The DOJ determined that LMPD uses of excessive force also included unjustified neck restraints and the unreasonable use of tasers. The report found that the agency has conducted searches based on invalid warrants and unlawfully executed search warrants without knocking and announcing along with unlawfully conducting stops searches, detainments and arrests.
The LMPD unlawfully discriminated against Black people in the police department’s enforcement activities and violated the rights of people who are engaged in protected speech critical of policing, the report says.
According to the Courier-Journal newspaper in Louisville, the federal two-year probe, which started in April 2021, was prompted by the police-involved killing of Breonna Taylor.
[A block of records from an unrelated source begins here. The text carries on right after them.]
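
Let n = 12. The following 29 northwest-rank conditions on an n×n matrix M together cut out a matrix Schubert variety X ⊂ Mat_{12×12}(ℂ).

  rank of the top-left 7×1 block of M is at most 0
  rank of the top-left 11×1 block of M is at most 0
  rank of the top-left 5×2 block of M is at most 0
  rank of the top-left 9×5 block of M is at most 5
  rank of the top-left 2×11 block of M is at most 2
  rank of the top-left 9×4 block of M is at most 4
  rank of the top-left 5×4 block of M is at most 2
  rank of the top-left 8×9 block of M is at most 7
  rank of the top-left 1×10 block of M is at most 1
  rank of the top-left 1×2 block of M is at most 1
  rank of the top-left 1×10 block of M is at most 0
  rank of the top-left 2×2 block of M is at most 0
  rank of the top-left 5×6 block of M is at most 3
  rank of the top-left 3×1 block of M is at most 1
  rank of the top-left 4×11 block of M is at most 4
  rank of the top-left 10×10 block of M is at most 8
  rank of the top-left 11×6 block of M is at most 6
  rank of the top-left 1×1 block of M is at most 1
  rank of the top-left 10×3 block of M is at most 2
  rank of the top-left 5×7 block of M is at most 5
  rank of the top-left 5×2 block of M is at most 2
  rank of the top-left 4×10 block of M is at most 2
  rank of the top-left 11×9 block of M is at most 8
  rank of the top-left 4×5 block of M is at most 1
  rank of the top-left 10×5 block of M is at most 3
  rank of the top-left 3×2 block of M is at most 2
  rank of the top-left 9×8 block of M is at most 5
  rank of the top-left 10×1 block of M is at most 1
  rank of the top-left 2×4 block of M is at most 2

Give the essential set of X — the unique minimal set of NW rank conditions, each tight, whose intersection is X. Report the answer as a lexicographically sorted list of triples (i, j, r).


Propagating the 29 rank bounds to every northwest block:

  row 1: 0 0 0 0 0 0 0 0 0 0 1 1
  row 2: 0 0 1 1 1 1 1 1 1 1 2 2
  row 3: 0 0 1 1 1 2 2 2 2 2 3 3
  row 4: 0 0 1 1 1 2 2 2 2 2 3 4
  row 5: 0 0 1 2 2 3 3 3 3 3 4 5
  row 6: 0 1 2 3 3 4 4 4 4 4 5 6
  row 7: 0 1 2 3 3 4 5 5 5 5 6 7
  row 8: 0 1 2 3 3 4 5 5 6 6 7 8
  row 9: 0 1 2 3 3 4 5 5 6 7 8 9
  row 10: 0 1 2 3 3 4 5 6 7 8 9 10
  row 11: 0 1 2 3 4 5 6 7 8 9 10 11
  row 12: 1 2 3 4 5 6 7 8 9 10 11 12

giving w = (11, 3, 6, 12, 4, 2, 7, 9, 10, 8, 5, 1) via Δ²R.

Rothe diagram D(w) (38 cells), 7 SE-corners (essential conditions):

[(1, 10, 0), (4, 5, 1), (4, 10, 2), (5, 2, 0), (9, 8, 5), (10, 5, 3), (11, 1, 0)]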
The goal of the investigation was to assess “all types of force” used by the city’s law enforcement and to see if local police may have a culture of violating the First Amendment rights of its citizens. It also examined the possibility of officers violating the Fourth Amendment rights of citizens by conducting unreasonable searches and seizures of their properties. The community was not surprised when the DOJ’s research identified the corruption within Louisville’s law enforcement culture.
Tamika Palmer, Taylor’s mother, said the report “confirmed” what she has been shouting since her daughter died in 2020.
“I should still be able to pick up the phone and reach my oldest daughter Breonna,” she said. “It took us having to fight day in and day out for years simply because I deserved justice for my daughter’s murder to kickstart this investigation, but today’s findings are an indicator that Breonna’s death is not vain.
Our fight will protect future potential victims from LMPD’s racist tactics and behavior. The time for terrorizing the Black community with no repercussions is over,” she added.
Pastor Tim Findley Jr. of Kingdom Fellowship Christian Life Center echoed Palmer’s comments, saying, “Locally, what people have been saying for years has now been elevated on a national stage.”
“What I found most interesting was that they talked about Black people. They didn’t say Black and brown, ” he continued. “They didn’t say other communities. Black people were targeted and terrorized. And that is a huge, huge reality that leadership, that the” fraternal order of police, he added, “must deal with, that Black people have been terrorized in Louisville for a very long time.”
The investigation included interviews with hundreds of officers and community stakeholders. It notes the department was 80 percent white, while the community was predominantly Black. The team assigned to study the 1000-member, mostly white police department also combed through massive hours of body-camera video of dozens of officers and reviewed hundreds of incidents.
The Louisville Metro Police Department released a statement regarding the report but did not address the dog attack against the teenager. Department spokesperson Angela Ingram said on March 8 they had just received the report and hadn’t had time to review it.
“Now that the DOJ has concluded their investigation and presented their findings, we will continue our efforts in improving public safety in Louisville and making LMPD the premier police department in the country.”